Mr Robert Rodier-Gaggl, 40, bars manager, The Arts Club

Founded in 1863, The Arts Club counts Mr Charles Dickens and Mr Auguste Rodin among its former members. A major refurbishment six years ago brought this Mayfair institution bang up to date, and it continues to be a haven for those who work in art, literature and the sciences.

How did you become bars manager of The Arts Club?

I moved to London 12 years ago from Vienna via Cologne, and ran the Connaught Bar and Champagne Room, and just before The Arts Club, I ran the bar at the Bulgari Hotel.

What does your job involve?

I’m here to make sure that we have a nice selection of drinks, both classic and modern. The thing with a members’ club is that lots of our customers come in every day, so we need to constantly evolve for them. It’s nice to have a certain standard, but people want to see new things as well.

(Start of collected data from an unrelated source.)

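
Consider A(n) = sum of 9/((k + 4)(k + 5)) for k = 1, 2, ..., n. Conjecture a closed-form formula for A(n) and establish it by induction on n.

We claim A(n) = 9n/(5(n + 5)) for all n ≥ 1.
When n = 1: A(1) = 3/10, and the closed form gives 3/10. They agree.
For the inductive step, assume it holds for an arbitrary k ≥ 1, so A(k) = 9k/(5(k + 5)).
Then A(k+1) = A(k) + (9/((k + 5)(k + 6))) = (9k/(5(k + 5))) + (9/((k + 5)(k + 6))).
Simplifying, A(k+1) = 9(k + 1)/(5(k + 6)) = 9(k+1)/(5((k+1) + 5)),
which is the closed form with n = k+1.
By the principle of mathematical induction, the result holds for all n ≥ 1.

A(n) = 9n/(5(n + 5))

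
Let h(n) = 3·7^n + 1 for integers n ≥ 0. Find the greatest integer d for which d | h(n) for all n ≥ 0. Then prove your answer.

Computing the first values: h(0) = 4 and h(1) = 22; gcd(4, 22) = 2, so d ≤ 2.
We prove 2 | 3·7^n + 1 for all n ≥ 0 by induction on n.
When n = 0: h(0) = 4 = 2·(2), so 2 | h(0).
Suppose the result is true for n = k, i.e. 2 | h(k). Then
h(k+1) = 3·7^(k+1) + 1 = 7·(3·7^k + 1) - 6 = 7·h(k) - 6. The first term is divisible by 2 by the inductive hypothesis, and -6 is divisible by 2. Hence 2 | h(k+1).
By induction, the statement is established for all n ≥ 0.
Therefore the largest such d is 2.

d = 2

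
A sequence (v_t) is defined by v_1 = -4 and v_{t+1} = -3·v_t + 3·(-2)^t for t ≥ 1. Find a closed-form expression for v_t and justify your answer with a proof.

Computing the first terms: v_1 = -4, v_2 = 6, v_3 = -6. This suggests v_t = 3(-2)^t + 2(-3)^(t - 1).
When t = 1: the formula gives -4 = -4 = v_1.
For the inductive step, assume it holds for an arbitrary j ≥ 1, so v_j = 3(-2)^j + 2(-3)^(j - 1).
Then v_{j+1} = -3·v_j + 3·(-2)^j = -3·(3(-2)^j + 2(-3)^(j - 1)) + 3·(-2)^j = 3(-2)^(j + 1) + 2(-3)^j = 3(-2)^(j+1) + 2(-3)^((j+1) - 1),
which is the claimed formula at t = j+1.
By induction, the statement is established for all t ≥ 1.

v_t = 3(-2)^t + 2(-3)^(t - 1)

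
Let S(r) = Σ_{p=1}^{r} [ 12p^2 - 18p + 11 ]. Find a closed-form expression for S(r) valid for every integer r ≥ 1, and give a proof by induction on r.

S(r) = r(4r^2 - 3r + 4)

We claim S(r) = r(4r^2 - 3r + 4) for all r ≥ 1.
Base case (r = 1): S(1) = 5, and the closed form gives 5. They agree.
For the inductive step, assume it holds for an arbitrary p ≥ 1, so S(p) = p(4p^2 - 3p + 4).
Then S(p+1) = S(p) + (12p^2 + 6p + 5) = (p(4p^2 - 3p + 4)) + (12p^2 + 6p + 5).
Simplifying, S(p+1) = (p + 1)(4p^2 + 5p + 5) = (p+1)(4(p+1)^2 - 3(p+1) + 4),
which is the closed form with r = p+1.
Hence, by induction on r, the claim holds for every r ≥ 1.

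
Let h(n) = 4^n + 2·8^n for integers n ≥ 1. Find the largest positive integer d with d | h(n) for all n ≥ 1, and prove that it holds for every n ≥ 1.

d = 4

Computing the first values: h(1) = 20 and h(2) = 144; gcd(20, 144) = 4, so d ≤ 4.
We prove 4 | 4^n + 2·8^n for all n ≥ 1 by induction on n.
Base step (n = 1): h(1) = 20 = 4·(5), so 4 | h(1).
For the inductive step, assume it holds for an arbitrary m ≥ 1, i.e. 4 | h(m). Then
h(m+1) − 8·h(m) = (4^(m+1) + 2·8^(m+1)) − 8·(4^m + 2·8^m) = (1)·4^m·(4 − 8) = (-4)·4^m. Since 4 | h(m) by the inductive hypothesis, 4 | 8·h(m); and 4 | -4 since -4 = 4·-1. Therefore 4 | h(m+1).
By the principle of mathematical induction, the result holds for all n ≥ 1.
Therefore the largest such d is 4.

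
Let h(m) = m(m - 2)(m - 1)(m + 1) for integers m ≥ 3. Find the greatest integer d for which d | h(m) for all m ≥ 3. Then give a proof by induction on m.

d = 24

Computing the first values: h(3) = 24 and h(4) = 120; gcd(24, 120) = 24, so d ≤ 24.
We prove 24 | m(m - 2)(m - 1)(m + 1) for all m ≥ 3 by induction on m.
For the base case m = 3: h(3) = 24 = 24·(1), so 24 | h(3).
Inductive step: suppose the statement holds for some r ≥ 3, i.e. 24 | h(r). Then
h(r+1) − h(r) = (r-1)·r·(r+1)·(r+2) − (r-2)·(r-1)·r·(r+1) = (r-1)·r·(r+1)·[(r+2) − (r-2)] = 4·(r-1)·r·(r+1). The product of 3 consecutive integers is divisible by (3)! = 6, so h(r+1) − h(r) is divisible by 4·6 = 24. By the inductive hypothesis 24 | h(r), hence 24 | h(r+1).
By the principle of mathematical induction, the result holds for all m ≥ 3.
Therefore the largest such d is 24.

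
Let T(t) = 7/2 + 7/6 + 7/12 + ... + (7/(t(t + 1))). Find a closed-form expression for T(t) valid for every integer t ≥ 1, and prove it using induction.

We claim T(t) = 7t/(t + 1) for all t ≥ 1.
When t = 1: T(1) = 7/2, and the closed form gives 7/2. They agree.
Inductive step: assume the claim holds for t = j, so T(j) = 7j/(j + 1).
Then T(j+1) = T(j) + (7/((j + 1)(j + 2))) = (7j/(j + 1)) + (7/((j + 1)(j + 2))).
Simplifying, T(j+1) = 7(j + 1)/(j + 2) = 7(j+1)/((j+1) + 1),
which is the closed form with t = j+1.
This completes the induction.

T(t) = 7t/(t + 1)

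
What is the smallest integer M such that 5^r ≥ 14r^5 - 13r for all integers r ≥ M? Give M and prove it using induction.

M = 9

At r = 8: 390625 < 458648, so the inequality fails and M ≥ 9. We prove 5^r ≥ 14r^5 - 13r for all r ≥ 9.
Base case (r = 9): 5^r = 1953125 and 14r^5 - 13r = 826569, so 1953125 ≥ 826569.
Inductive step: assume the claim holds for r = k, so 5^k ≥ 14k^5 - 13k.
Then 5^(k + 1) = 5·(5^k) ≥ 5·(14k^5 - 13k).
Also, for k ≥ 9 we have 5·(14k^5 - 13k) ≥ 14(k+1)^5 - 13(k+1), since 5·(14k^5 - 13k) − (14(k+1)^5 - 13(k+1)) = 56k^5 - 70k^4 - 140k^3 - 140k^2 - 122k - 1, which is nonnegative for all k ≥ 9.
Combining, 5^(k + 1) ≥ 14(k+1)^5 - 13(k+1).
Hence, by induction on r, the claim holds for every r ≥ 9.
Hence the smallest such M is 9.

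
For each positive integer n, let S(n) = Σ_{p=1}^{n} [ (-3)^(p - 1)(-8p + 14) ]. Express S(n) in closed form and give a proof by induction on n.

We claim S(n) = (-3)^n(2n - 3) + 3 for all n ≥ 1.
Base case (n = 1): S(1) = 6, and the closed form gives 6. They agree.
For the inductive step, assume it holds for an arbitrary p ≥ 1, so S(p) = (-3)^p(2p - 3) + 3.
Then S(p+1) = S(p) + ((-3)^p(-8p + 6)) = ((-3)^p(2p - 3) + 3) + ((-3)^p(-8p + 6)).
Simplifying, S(p+1) = -6(-3)^p·p + 3(-3)^p + 3 = (-3)^(p+1)(2(p+1) - 3) + 3,
which is the closed form with n = p+1.
By induction, the statement is established for all n ≥ 1.

S(n) = (-3)^n(2n - 3) + 3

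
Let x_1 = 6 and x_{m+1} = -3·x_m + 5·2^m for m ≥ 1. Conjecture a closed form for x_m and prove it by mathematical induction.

x_m = 4(-3)^(m - 1) + 2^m

Computing the first terms: x_1 = 6, x_2 = -8, x_3 = 44. This suggests x_m = 4(-3)^(m - 1) + 2^m.
Base step (m = 1): the formula gives 6 = 6 = x_1.
For the inductive step, assume it holds for an arbitrary k ≥ 1, so x_k = 4(-3)^(k - 1) + 2^k.
Then x_{k+1} = -3·x_k + 5·2^k = -3·(4(-3)^(k - 1) + 2^k) + 5·2^k = 4(-3)^k + 2^(k + 1) = 4(-3)^((k+1) - 1) + 2^(k+1),
which is the claimed formula at m = k+1.
This completes the induction.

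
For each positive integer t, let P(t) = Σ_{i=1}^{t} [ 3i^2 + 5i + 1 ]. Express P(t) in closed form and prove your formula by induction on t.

We claim P(t) = t(t + 2)^2 for all t ≥ 1.
When t = 1: P(1) = 9, and the closed form gives 9. They agree.
Inductive step: assume the claim holds for t = i, so P(i) = i(i^2 + 4i + 4).
Then P(i+1) = P(i) + (3i^2 + 11i + 9) = (i(i^2 + 4i + 4)) + (3i^2 + 11i + 9).
Simplifying, P(i+1) = (i + 1)(i + 3)^2 = (i+1)((i+1) + 2)^2,
which is the closed form with t = i+1.
Hence, by induction on t, the claim holds for every t ≥ 1.

P(t) = t(t + 2)^2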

Who is the typical Arts Club member?

People who have really made it to the top of their professions. They’re more established. They’re people who have owned galleries for many years, or over many generations. We have lots of people from the world of fashion, too.

Do you have a dress code?

Smart-casual. No shorts for men, obviously. You don’t need to wear a tie, but you should have a certain standard of appearance. We’re still in Mayfair – it’s a somewhat classical environment. Other clubs have a more relaxed dress code, perhaps to reflect a younger, up-and-coming clientele, but our people have really made it to the top and our dress code reflects this.

How do you dress for the job?

The way I dress is a reflection of the values of the club. Our members are very well-dressed and we have to respect that. I have four suits made for me by Thom Sweeney – two in the summer and two in the winter. I wear Thom Sweeney every day because its suits are well cut and comfortable.

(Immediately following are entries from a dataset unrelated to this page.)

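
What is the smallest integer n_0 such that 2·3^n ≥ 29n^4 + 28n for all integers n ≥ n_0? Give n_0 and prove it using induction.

At n = 11: 354294 < 424897, so the inequality fails and n_0 ≥ 12. We prove 2·3^n ≥ 29n^4 + 28n for all n ≥ 12.
When n = 12: 2·3^n = 1062882 and 29n^4 + 28n = 601680, so 1062882 ≥ 601680.
Inductive step: suppose the statement holds for some p ≥ 12, so 2·3^p ≥ 29p^4 + 28p.
Then 2·3^(p + 1) = 3·(2·3^p) ≥ 3·(29p^4 + 28p).
Also, for p ≥ 12 we have 3·(29p^4 + 28p) ≥ 29(p+1)^4 + 28(p+1), since 3·(29p^4 + 28p) − (29(p+1)^4 + 28(p+1)) = 58p^4 - 116p^3 - 174p^2 - 60p - 57, which is nonnegative for all p ≥ 12.
Combining, 2·3^(p + 1) ≥ 29(p+1)^4 + 28(p+1).
By the principle of mathematical induction, the result holds for all n ≥ 12.
Hence the smallest such n_0 is 12.

n_0 = 12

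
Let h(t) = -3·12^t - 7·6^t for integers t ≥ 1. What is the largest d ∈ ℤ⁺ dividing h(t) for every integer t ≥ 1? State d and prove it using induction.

Computing the first values: h(1) = -78 and h(2) = -684; gcd(-78, -684) = 6, so d ≤ 6.
We prove 6 | -3·12^t - 7·6^t for all t ≥ 1 by induction on t.
For the base case t = 1: h(1) = -78 = 6·(-13), so 6 | h(1).
For the inductive step, assume it holds for an arbitrary j ≥ 1, i.e. 6 | h(j). Then
h(j+1) − 12·h(j) = (-3·12^(j+1) - 7·6^(j+1)) − 12·(-3·12^j - 7·6^j) = (-7)·6^j·(6 − 12) = (42)·6^j. Since 6 | h(j) by the inductive hypothesis, 6 | 12·h(j); and 6 | 42 since 42 = 6·7. Therefore 6 | h(j+1).
By the principle of mathematical induction, the result holds for all t ≥ 1.
Therefore the largest such d is 6.

d = 6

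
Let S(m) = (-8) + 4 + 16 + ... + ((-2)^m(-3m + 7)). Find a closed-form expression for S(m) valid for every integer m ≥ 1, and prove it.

S(m) = 2(-2)^m(-m + 2) - 4

We claim S(m) = 2(-2)^m(-m + 2) - 4 for all m ≥ 1.
For the base case m = 1: S(1) = -8, and the closed form gives -8. They agree.
Inductive step: suppose the statement holds for some k ≥ 1, so S(k) = 2(-2)^k(-k + 2) - 4.
Then S(k+1) = S(k) + ((-2)^(k + 1)(-3k + 4)) = (2(-2)^k(-k + 2) - 4) + ((-2)^(k + 1)(-3k + 4)).
Simplifying, S(k+1) = 4(-2)^k·k - 4(-2)^k - 4 = 2(-2)^(k+1)(-(k+1) + 2) - 4,
which is the closed form with m = k+1.
By induction, the statement is established for all m ≥ 1.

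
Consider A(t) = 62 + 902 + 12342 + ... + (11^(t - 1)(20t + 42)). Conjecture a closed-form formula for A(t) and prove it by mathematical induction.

We claim A(t) = 2·11^t(t + 2) - 4 for all t ≥ 1.
Base case (t = 1): A(1) = 62, and the closed form gives 62. They agree.
Inductive step: assume the claim holds for t = m, so A(m) = 2·11^m(m + 2) - 4.
Then A(m+1) = A(m) + (11^m(20m + 62)) = (2·11^m(m + 2) - 4) + (11^m(20m + 62)).
Simplifying, A(m+1) = 22·11^m·m + 66·11^m - 4 = 2·11^(m+1)((m+1) + 2) - 4,
which is the closed form with t = m+1.
This completes the induction.

A(t) = 2·11^t(t + 2) - 4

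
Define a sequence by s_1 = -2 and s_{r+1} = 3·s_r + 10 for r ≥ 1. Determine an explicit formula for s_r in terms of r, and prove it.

s_r = 3^r - 5

Computing the first terms: s_1 = -2, s_2 = 4, s_3 = 22. This suggests s_r = 3^r - 5.
For the base case r = 1: the formula gives -2 = -2 = s_1.
Inductive step: assume the claim holds for r = k, so s_k = 3^k - 5.
Then s_{k+1} = 3·s_k + 10 = 3·(3^k - 5) + 10 = 3^(k + 1) - 5,
which is the claimed formula at r = k+1.
This completes the induction.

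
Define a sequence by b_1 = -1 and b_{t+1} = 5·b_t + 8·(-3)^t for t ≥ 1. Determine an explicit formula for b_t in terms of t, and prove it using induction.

Computing the first terms: b_1 = -1, b_2 = -29, b_3 = -73. This suggests b_t = -(-3)^t - 4·5^(t - 1).
For the base case t = 1: the formula gives -1 = -1 = b_1.
Inductive step: assume the claim holds for t = j, so b_j = -(-3)^j - 4·5^(j - 1).
Then b_{j+1} = 5·b_j + 8·(-3)^j = 5·(-(-3)^j - 4·5^(j - 1)) + 8·(-3)^j = -(-3)^(j + 1) - 4·5^j = -(-3)^(j+1) - 4·5^((j+1) - 1),
which is the claimed formula at t = j+1.
Hence, by induction on t, the claim holds for every t ≥ 1.

b_t = -(-3)^t - 4·5^(t - 1)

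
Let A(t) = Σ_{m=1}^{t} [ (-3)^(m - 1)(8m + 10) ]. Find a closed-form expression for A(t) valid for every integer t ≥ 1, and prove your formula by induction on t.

We claim A(t) = -(-3)^t(2t + 3) + 3 for all t ≥ 1.
For the base case t = 1: A(1) = 18, and the closed form gives 18. They agree.
Suppose the result is true for t = m, so A(m) = -(-3)^m(2m + 3) + 3.
Then A(m+1) = A(m) + ((-3)^m(8m + 18)) = (-(-3)^m(2m + 3) + 3) + ((-3)^m(8m + 18)).
Simplifying, A(m+1) = 6(-3)^m·m + 15(-3)^m + 3 = -(-3)^(m+1)(2(m+1) + 3) + 3,
which is the closed form with t = m+1.
By the principle of mathematical induction, the result holds for all t ≥ 1.

A(t) = -(-3)^t(2t + 3) + 3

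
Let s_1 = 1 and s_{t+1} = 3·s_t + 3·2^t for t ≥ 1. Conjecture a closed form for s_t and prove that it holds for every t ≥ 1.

s_t = -3·2^t + 7·3^(t - 1)

Computing the first terms: s_1 = 1, s_2 = 9, s_3 = 39. This suggests s_t = -3·2^t + 7·3^(t - 1).
When t = 1: the formula gives 1 = 1 = s_1.
Inductive step: assume the claim holds for t = p, so s_p = -3·2^p + 7·3^(p - 1).
Then s_{p+1} = 3·s_p + 3·2^p = 3·(-3·2^p + 7·3^(p - 1)) + 3·2^p = -3·2^(p + 1) + 7·3^p = -3·2^(p+1) + 7·3^((p+1) - 1),
which is the claimed formula at t = p+1.
Hence, by induction on t, the claim holds for every t ≥ 1.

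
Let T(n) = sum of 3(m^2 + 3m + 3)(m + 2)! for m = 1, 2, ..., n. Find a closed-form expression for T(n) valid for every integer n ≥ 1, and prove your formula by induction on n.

We claim T(n) = (3n + 3)(n + 3)! - 18 for all n ≥ 1.
Base case (n = 1): T(1) = 126, and the closed form gives 126. They agree.
For the inductive step, assume it holds for an arbitrary m ≥ 1, so T(m) = (3m + 3)(m + 3)! - 18.
Then T(m+1) = T(m) + (3(m^2 + 5m + 7)(m + 3)!) = ((3m + 3)(m + 3)! - 18) + (3(m^2 + 5m + 7)(m + 3)!).
Simplifying, T(m+1) = (3(m+1) + 3)((m+1) + 3)! - 18,
which is the closed form with n = m+1.
Hence, by induction on n, the claim holds for every n ≥ 1.

T(n) = (3n + 3)(n + 3)! - 18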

Mr Paul Murashe, 47, nightclub manager, Annabel’s

How did you become nightclub manager at Annabel’s?

I’m from Sheffield and studied art and fashion before coming to London to work in hospitality. Before Annabel’s, I worked at Rules, Nobu Berkeley Street, Kitty Chai in New York and another Richard Caring restaurant called Sexy Fish. Then I arrived here.

What does your job involve?

A members’ club is a lot more personal than a restaurant. You really have to know the members and develop a close relationship. You see families from when they first get married to when their kids get their first jobs. I know what they drink, like to eat. I know them and their family. It’s about making the members feel at home.

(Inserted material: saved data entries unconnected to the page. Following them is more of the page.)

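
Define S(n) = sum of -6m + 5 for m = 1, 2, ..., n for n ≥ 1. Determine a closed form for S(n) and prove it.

S(n) = -n(3n - 2)

We claim S(n) = -n(3n - 2) for all n ≥ 1.
Base case (n = 1): S(1) = -1, and the closed form gives -1. They agree.
Inductive step: assume the claim holds for n = m, so S(m) = m(-3m + 2).
Then S(m+1) = S(m) + (-6m - 1) = (m(-3m + 2)) + (-6m - 1).
Simplifying, S(m+1) = -(m + 1)(3m + 1) = -(m+1)(3(m+1) - 2),
which is the closed form with n = m+1.
Hence, by induction on n, the claim holds for every n ≥ 1.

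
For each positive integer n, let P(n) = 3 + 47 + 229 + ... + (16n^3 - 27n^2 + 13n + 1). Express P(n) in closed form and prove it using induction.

We claim P(n) = n(4n^3 - n^2 - 3n + 3) for all n ≥ 1.
For the base case n = 1: P(1) = 3, and the closed form gives 3. They agree.
Suppose the result is true for n = r, so P(r) = r(4r^3 - r^2 - 3r + 3).
Then P(r+1) = P(r) + (16r^3 + 21r^2 + 7r + 3) = (r(4r^3 - r^2 - 3r + 3)) + (16r^3 + 21r^2 + 7r + 3).
Simplifying, P(r+1) = (r + 1)(4r^3 + 11r^2 + 7r + 3) = (r+1)(4(r+1)^3 - (r+1)^2 - 3(r+1) + 3),
which is the closed form with n = r+1.
This completes the induction.

P(n) = n(4n^3 - n^2 - 3n + 3)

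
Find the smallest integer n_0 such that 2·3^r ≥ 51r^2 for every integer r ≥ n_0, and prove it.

At r = 6: 1458 < 1836, so the inequality fails and n_0 ≥ 7. We prove 2·3^r ≥ 51r^2 for all r ≥ 7.
For the base case r = 7: 2·3^r = 4374 and 51r^2 = 2499, so 4374 ≥ 2499.
Inductive step: assume the claim holds for r = p, so 2·3^p ≥ 51p^2.
Then 2·3^(p + 1) = 3·(2·3^p) ≥ 3·(51p^2).
Also, for p ≥ 7 we have 3·(51p^2) ≥ 51(p+1)^2, since 3 ≥ (1 + 1/p)^2 for all p ≥ 7.
Combining, 2·3^(p + 1) ≥ 51(p+1)^2.
Hence, by induction on r, the claim holds for every r ≥ 7.
Hence the smallest such n_0 is 7.

n_0 = 7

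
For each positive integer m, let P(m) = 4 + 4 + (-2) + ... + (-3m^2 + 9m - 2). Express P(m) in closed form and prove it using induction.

We claim P(m) = -m(m^2 - 3m - 2) for all m ≥ 1.
When m = 1: P(1) = 4, and the closed form gives 4. They agree.
Inductive step: assume the claim holds for m = j, so P(j) = j(-j^2 + 3j + 2).
Then P(j+1) = P(j) + (-3j^2 + 3j + 4) = (j(-j^2 + 3j + 2)) + (-3j^2 + 3j + 4).
Simplifying, P(j+1) = -(j + 1)(j^2 - j - 4) = -(j+1)((j+1)^2 - 3(j+1) - 2),
which is the closed form with m = j+1.
By the principle of mathematical induction, the result holds for all m ≥ 1.

P(m) = -m(m^2 - 3m - 2)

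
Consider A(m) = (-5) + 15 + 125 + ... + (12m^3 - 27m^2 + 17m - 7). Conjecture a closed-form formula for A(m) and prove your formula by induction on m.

A(m) = m(3m^3 - 3m^2 - 2m - 3)

We claim A(m) = m(3m^3 - 3m^2 - 2m - 3) for all m ≥ 1.
Base case (m = 1): A(1) = -5, and the closed form gives -5. They agree.
Inductive step: assume the claim holds for m = i, so A(i) = i(3i^3 - 3i^2 - 2i - 3).
Then A(i+1) = A(i) + (12i^3 + 9i^2 - i - 5) = (i(3i^3 - 3i^2 - 2i - 3)) + (12i^3 + 9i^2 - i - 5).
Simplifying, A(i+1) = (i + 1)(3i^3 + 6i^2 + i - 5) = (i+1)(3(i+1)^3 - 3(i+1)^2 - 2(i+1) - 3),
which is the closed form with m = i+1.
By induction, the statement is established for all m ≥ 1.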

Who is the Annabel’s member?

We have a very eclectic membership, from the original high-society, aristocratic members to younger members introduced by our committee from the worlds of music, art, fashion, tech and film. We’ve always been thought of as one of the old-style members’ clubs, which we are. It’s in our DNA, but we’re evolving, which is reflected in our new, more relaxed dress code.

What is the dress code?

A dress code dictates a certain style. You have to understand what you’re walking into, especially in such an opulent environment as ours. We love that sense of occasion. Our lady members wear these phenomenal couture dresses while the gentlemen wear incredible Savile Row suits, but with a pair of Lanvin high-tops. It’s down to the way you put your style together.

How do you dress for the job?

Everyone who works here is an integral part of the theatre and show that is Annabel’s. I wear suits by Lanvin, Tom Ford, Thom Browne and Ermenegildo Zegna Couture. What I love about Alessandro Sartori’s collections for Zegna are the sportswear elements blended with the classic craftsmanship and beautiful Italian fabrics. I’m influenced by Halston and Studio 54. Zegna is making a green velvet suit for me. The opulent and super-luxurious fabric fits into the environment here.